14 m²のシアターなら中域吸音パネル6〜8枚+バストラップ2〜4本を計画します。広い部屋は表面積に比例し、壁と天井の15〜25%吸音カバレッジを目指します。28 m²以上のグレートルームなら数量を倍にします。

フォームパネルは効果的ですか?

オープンセルフォームは500 Hz超の高域には効きますが、中域と低域にはほとんど寄与しません。ミネラルウールや剛性グラスウールパネル(Rockwool、Owens Corning 703)の方が遥かにコスト効率に優れます。クローズドセルフォームやエッグクレートフォームはマーケティングに反し本格処理にはほぼ無価値です。

前壁はライブにすべきかデッドにすべきか?

基本はデッド、特にスクリーン周辺。

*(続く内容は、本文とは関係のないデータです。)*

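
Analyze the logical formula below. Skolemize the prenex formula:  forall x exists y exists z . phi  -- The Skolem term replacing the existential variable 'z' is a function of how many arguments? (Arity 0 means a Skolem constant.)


Quantifier prefix: forall x exists y exists z
'z' is existentially quantified at position 3.
Universal variables preceding it: x
Skolem function arity = 1

1


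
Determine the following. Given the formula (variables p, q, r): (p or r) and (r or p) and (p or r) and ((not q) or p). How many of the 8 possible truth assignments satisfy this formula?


Evaluate all 8 assignments for p, q, r:
p=0, q=0, r=0: 0
p=0, q=0, r=1: 1
p=0, q=1, r=0: 0
p=0, q=1, r=1: 0
p=1, q=0, r=0: 1
p=1, q=0, r=1: 1
p=1, q=1, r=0: 1
p=1, q=1, r=1: 1
Satisfying count = 5

5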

ライブな前壁はセリフとステレオイメージングをにじませる初期反射を作ります。例外として一部のクラシック音楽試聴室では中程度にライブな前壁が奥行きを増しますが、マルチチャンネルコンテンツ中心のホームシアターでは前壁反射を抑えるべきです。

自作の吸音パネルは作れますか?

はい、DIYミネラルウールパネルは市販品の80〜95%の性能を30〜50%のコストで実現します。1×4 SPFフレームを組み、5cm厚Rockwool Safe-and-Soundを詰め、布で巻きます。6枚セットで8〜12時間の作業が目安です。計算は市販と同じで、視覚的仕上がりだけが異なります。

吸音パネルは隣室への音漏れを減らしますか?

ほとんど効果ありません。パネルは室内の音を吸収するもので、壁を通る伝達を遮断しません。隣人への防音には防音設計(質量、デカップリング、シーリング)が必要で、これは別個の構築プロジェクトです。処理と防音は補完関係にありますが交換可能ではありません。

処理が十分かどうかを知るには?

空のシアターで鋭く手を叩きます。可聴エコーやリンギングのない、明瞭で短い破裂音ならRT60は目標範囲です。平行壁間の急速なエコーであるフラッターやリンギングテールが聞こえるなら、該当面に吸音材を追加します。精密にはREWとUMIK-1で測定します。